Hypothèse : L'animal hybride

Cette partie se veut un simple répertoire d’avis divers, à différentes époques, sur les hybrides loup et chien. Alors la Bête du Gévaudan, un métissage malheureux entre deux espèces?  Si oui, croisement naturel ou voulu par l’homme ?

 A chacun de se faire une opinion … à l’aide des textes suivants:


1) « Cet animal était de la forme d'un loup ordinaire, ressemblant plus au chien qu'au loup, tant à cause de son pelage que la forme de sa tête, sa physionomie était également plus douce que celle du loup, ce qui m'a fait penser que ce devait être un mulet (hybride) provenant d'un loup avec une chienne ou d'un chien avec une louve. Il avait la tête allongée comme dans les lévriers, le front proéminent, les oreilles droites, larges à la base, se terminant en pointe à l'extrémité, placées et dirigées en avant, de couleur brun noir au dessus et fauve en dedans. »

(papiers de famille de Jean-Joseph-Marie Ignon)


Ce texte a été publié en 1959 dans le bulletin de la société nationale des antiquaires de France. Il émane de Marius Balmelle qui aurait trouvé ce document (non signé, il semble être un brouillon de lettre de l'époque) dans les papiers de famille de l'érudit mendois Jean-Joseph-Marie Ignon (1772-1857). Cette lettre parait avoir été écrite par un praticien qui a examiné l'animal mort.

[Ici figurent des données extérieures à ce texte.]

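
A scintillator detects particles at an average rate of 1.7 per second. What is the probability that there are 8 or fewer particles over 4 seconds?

0.7548

Over the interval, μ = 1.7 × 4 = 6.8 (4 seconds).
P(N ≤ 8) = Σ_{j=0}^{8} e^(−μ) μ^j/j! ≈ 0.7548.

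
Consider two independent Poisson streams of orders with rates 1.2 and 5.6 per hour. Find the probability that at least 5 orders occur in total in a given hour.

0.8080

Independent Poisson processes superpose: combined rate λ = 1.2 + 5.6 = 6.8 per hour.
So μ = 6.8.
P(N ≥ 5) = 1 − P(N ≤ 4) ≈ 0.8080.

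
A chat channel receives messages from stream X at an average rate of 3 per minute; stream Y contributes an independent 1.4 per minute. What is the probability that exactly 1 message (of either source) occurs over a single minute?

Independent Poisson processes superpose: combined rate λ = 3 + 1.4 = 4.4 per minute.
So μ = 4.4.
P(N = 1) = e^(−4.4) · 4.4^1/1! ≈ 0.0540.

0.0540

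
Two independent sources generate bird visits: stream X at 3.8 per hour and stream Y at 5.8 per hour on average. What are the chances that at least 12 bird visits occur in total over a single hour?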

2) Auguste André, dans sa notice de 1884 sur la bête du Gévaudan, dit :

« L’imagination populaire en faisait un monstre des plus bizarres. Pour les uns, il était le produit d'une louve et d'un lévrier…… ».


3) Un chasseur gallois du 19ème siècle, Frank Davies, relate ceci (dans un livre nomméChasse aux loups et autres chasses en Bretagne):

« Je fus assez heureux cette nuit-là pour être placé à table à côté du comte de Kergoorlas, ayant appris qu'il avait un équipage pour loups dans la Haute-Bretagne, j'obtins de lui quelques renseignements intéressants sur le style des chiens qu'il considérait comme les plus appropriés à ce sport spécial.

- Un chien grand, courageux, à poil fort, est ce que j'emploie, et à l'occasion je fortifie la race, dit-il, avec une infusion de sang de loup.


- Et comment, dis-je, pouvez-vous y arriver ?


- Rien n'est plus simple; le loup et le chien ayant la même origine se croisent volontiers, et la loi qui régit les mulets ne les affecte pas, car les produits du premier croisement se reproduisent avec la même facilité. J'ai un loup mâle pris à la main, il fut nourri dans son enfance par une chienne de chasse et est en parfaite intelligence avec tous les chiens enfermés dans le chenil avec lui. Il faut un jour ou deux seulement pour qu'un chien étranger s'accoutume à lui.


 - Avez-vous trouvé, dis-je, que les animaux du premier croisement fussent aussi maniables en chasse que vos chiens ordinaires ?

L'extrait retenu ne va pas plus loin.